At least he said he’s exploring a 2028 bid in a social media post on Monday. That the post includes the phrase “men fight back” suggests Bovino’s potential bid is likely to be rooted in the cringeworthy masculinity rhetoric we’ve heard out of the MAGA movement over the past few years in particular.
NewsNation is reporting I’m exploring a run for President in 2028.
— Gregory K Bovino (@GregoryKBovino) June 8, 2026
Here’s the truth: My one and only priority is deporting the 106 million illegals who are here. That’s it.
The grassroots support I’m seeing tells me the polls are completely wrong…
If I’m getting this much… https://t.co/L0bttQYgEG
Bovino seems to be carving a lane for himself to emerge as a stalwart of the furthest-right fringe of the MAGA movement. At the conference in Portugal, he attacked the Trump administration for purportedly not being extreme enough in its mass deportation agenda and made the same baseless claim he made in the tweet above: that there are at least 100 million undocumented immigrants in the United States. To be clear, this would mean about one-third of all U.S. residents are undocumented, which is a fanciful assertion.

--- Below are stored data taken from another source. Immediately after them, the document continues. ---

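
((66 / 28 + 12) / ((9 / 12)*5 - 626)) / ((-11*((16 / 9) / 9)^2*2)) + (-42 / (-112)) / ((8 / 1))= 3618597 / 49063168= 0.07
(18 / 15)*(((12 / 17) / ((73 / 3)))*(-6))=-1296 / 6205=-0.21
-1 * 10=-10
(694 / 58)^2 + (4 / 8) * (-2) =119568 / 841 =142.17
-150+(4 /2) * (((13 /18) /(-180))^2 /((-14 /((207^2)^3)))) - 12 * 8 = -2026466039721 /11200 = -180934467.83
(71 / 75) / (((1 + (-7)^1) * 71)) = -1 / 450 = -0.00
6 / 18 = 1 / 3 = 0.33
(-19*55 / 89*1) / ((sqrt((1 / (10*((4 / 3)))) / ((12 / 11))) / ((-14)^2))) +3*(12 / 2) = 18 - 74480*sqrt(110) / 89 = -8759.00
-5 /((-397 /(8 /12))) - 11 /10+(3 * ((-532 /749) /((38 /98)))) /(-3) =943253 /1274370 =0.74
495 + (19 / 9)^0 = 496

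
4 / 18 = 0.22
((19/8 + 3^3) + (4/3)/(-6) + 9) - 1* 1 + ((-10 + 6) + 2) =2531/72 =35.15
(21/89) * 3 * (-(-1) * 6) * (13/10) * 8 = 19656/445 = 44.17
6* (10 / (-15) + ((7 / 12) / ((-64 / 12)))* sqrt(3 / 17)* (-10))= -4 + 105* sqrt(51) / 272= -1.24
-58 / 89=-0.65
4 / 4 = 1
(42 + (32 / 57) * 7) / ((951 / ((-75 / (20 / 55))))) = -359975 / 36138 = -9.96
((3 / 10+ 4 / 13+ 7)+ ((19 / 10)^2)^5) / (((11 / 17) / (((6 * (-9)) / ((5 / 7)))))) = -259266163522089969 / 3575000000000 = -72522.00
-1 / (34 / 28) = -14 / 17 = -0.82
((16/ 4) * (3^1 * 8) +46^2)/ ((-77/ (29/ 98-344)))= 5321914/ 539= 9873.68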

What’s not clear is whether there’s much of a constituency for a Bovino presidential bid, even among the MAGA movement. His mass deportation proposals align with beliefs espoused by the far-right “Mass Deportation Coalition,” a group of right-wing organizations that want Trump to ramp up his assault on immigrants. But Bovino’s rhetoric and tactics are arguably a key reason why polls at the start of the year showed a majority of Americans believed the Trump administration’s anti-immigration strategy had gone too far. And as my colleague Steve Benen noted in January, Bovino racked up a list of scandals and controversies so long during his time as border chief that even Trump was forced to admit he’s a “pretty out-there kind of guy,” seemingly alluding to his extremist tendencies.
But if there’s anything to take away from Bovino’s floating of a presidential bid, it’s that he’s among a list of conservatives jockeying to lead the MAGA movement after Donald Trump is no longer president.